The World Is Flatter

The United States seems to have a knack for ushering in changes, then failing to adapt to the challenges they bring. The failure of the US to adapt to the technology and finance-driven globalization it introduced to the world has prompted an alarming decline. In his regular column for Businessworld, YaleGlobal editor Nayan Chanda reviews “That Used to Be Us: How America fell behind in the world it invented and how we can come back,” by New York Times columnist Thomas L. Friedman and international relations professor Michael Mandelbaum. The book contends that the nation has lived beyond its means, failed to adjust to the IT revolution and intense global competition in education, and refused to recognize a correlation between rising energy consumption and environmental destruction. Polarization of domestic politics and the pursuit of short-term financial gains have led to countless wasted opportunities in recent decades. The book is a cautionary tale for any nation that neglects readiness to change. The authors conclude that unflinching acknowledgement of challenges and collective action could restore achievement and prosperity. – YaleGlobal

The World Is Flatter

Thomas Friedman’s new book is a sequel to his bestseller – on how the US failed to harness globalization
Nayan Chanda
Tuesday, September 27, 2011

What was once merely a trend projection is now reality: America’s decline is happening, here and now. From the mass layoffs of teachers and firemen to the threat of Federal default and the European Union rebuffing Washington’s unsolicited advice, evidence of decline is everywhere. How the once-powerful hegemon reached this sorry state and how it can recover is the theme of That Used to Be Us: How America fell behind in the world it invented and how we can come back, a passionate book by New York Times columnist Thomas L. Friedman and international relations expert Michael Mandelbaum. Although the subtitle of the book is aimed at an American audience, this is a book for everyone. The reasons it sets forth for America’s decline are equally applicable to most countries challenged by globalisation — as are some of the remedies suggested.


Readers of Friedman’s popular column will be familiar with many of the ideas presented in the book. But Friedman and Mandelbaum together have assembled an impressive array of interviews, information and analysis to back their indictment of the US, its ideological warriors, self-aggrandising, feckless politicians, and self-satisfied, complacent citizenry. In a way this book is a sequel to Friedman’s wildly successful The World Is Flat, in which he traced the rise of a technology-driven globalisation flattening the world. That Used to Be Us, however, explains how America’s failure to adapt to the globalisation that it helped create now threatens its future. Three specific issues they add are the US failure to adjust to the information technology revolution; inability to cope with the large and soaring budget deficits caused by profligacy and ideological aversion to taxes; and the US incapability to manage a world of both rising energy consumption and rising ecological threat.


They point out that all three challenges require a collective response: “They are too big to be addressed by one party alone, or by one segment of the population.” And therein lies the rub. America is so viciously polarised that it is suffering from action paralysis. Friedman and Mandelbaum’s lively reporting and telling statistics sound a wake-up call. For example: “49% of American adults do not know how long it takes the Earth to revolve round the sun.” Despite their devastating portrayal of America, as “frustrated optimists” they still hope the country might return to greatness by sacrifice and collective action on the right set of policies.


The sections likely to be of particular interest to international readers explain how the confluence of globalisation and the IT revolution are changing the world, creating totally different paradigms for productivity and job creation. The failure to understand how technology is eliminating jobs could lead to the fast decline of a country as much the new opportunities, created by globalisation and the technological revolution, propel success.

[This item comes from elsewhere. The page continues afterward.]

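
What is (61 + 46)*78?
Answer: 8346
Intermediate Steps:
(61 + 46)*78 = 107*78 = 8346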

Large-scale offshoring, which was earlier seen to increase productivity, is now seen as threatening the US’s economic future. “When a factory moves offshore now, it takes with it not just the jobs of today, but also perhaps the jobs of tomorrow.” They quote an Indian IT entrepreneur saying that “if all the manufacturing and then more and more of the engineering moves to India and China, it is only a matter of time before the next Google or Facebook comes out there”.


The centrality of schooling and the growing education gap between the US and other developed and developing countries are at the heart of Friedman and Mandelbaum’s concerns about the changing world. Education, they contend, is no longer a part of social policy, but an integral part of economic and national security policy. “Because of the merger of globalisation and IT revolution,” they write, “raising math, science, reading and creativity levels in American schools is the key determinant of economic growth, and economic growth is the key to national power.” They praise the education systems of Finland, South Korea and Singapore, but are silent about India, the country whose IT success inspired The World is Flat. The detailed arguments about the importance of education and promotion of creativity for a country’s economic growth should cause India’s policymakers to take heed. In the recently published list of the world’s 200 top universities, not a single Indian university features.

A flatter world does not guarantee the sustained success of the early winners — be they American or Indian. 

The author is director of publications at the Yale Center for the Study of Globalization and editor of YaleGlobal Online.